If it's confusing, it's because people might go whack if they caused the deaths of several hundred (thousands?) of people, unwillingly.

Too tired for something clever to write here,

Kelsey


CHAPTER 43: THE ONE-THOUSAND MASKS OF LAURA HARIS

The little racer boat skipped the waves like a rock thrown by a giant, Luke and Flora tossed around inside.

"So much for seatbelts!" Luke yelled, holding onto his cap tightly. "This thing's as rocky as a roller coaster! You okay, Flora?"

She held her head out the window and threw up forcefully in response.

Luke slowed the vessel down and tried coasting up to the dock, but unintentionally broke several planks off of it before stopping on the sandy shore, grinding loudly into the earth. He whooped to cover up his scream ('That's a bit girly!' he thought sheepishly).

"Thank God…" Flora huffed, spilling from the boat and falling into the shallow waves. "Wasn't the most enchanting ride I've ever taken…"

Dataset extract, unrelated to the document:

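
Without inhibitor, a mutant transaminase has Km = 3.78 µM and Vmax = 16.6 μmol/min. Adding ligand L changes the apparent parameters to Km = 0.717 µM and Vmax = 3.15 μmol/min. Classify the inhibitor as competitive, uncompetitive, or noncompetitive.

Both Km and Vmax decrease by the same factor (~5.27-fold) — characteristic of uncompetitive inhibition.

uncompetitive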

"You got that right," Luke said, dutifully taking the key from the ignition and following the young girl. "Now, we're supposed to find Inspector Chelmey, but to be honest with you….I never even saw him at the station last time we visited!"

"Seriously, Luke!"

"I'm serious! I was so busy arguing with Emmy that I never even laid eyes on him!"

"But," Flora said with confusion, "he was there when you and the Professor came to St. Mystere, you know…"

Luke was silent, his face reddening. "I…"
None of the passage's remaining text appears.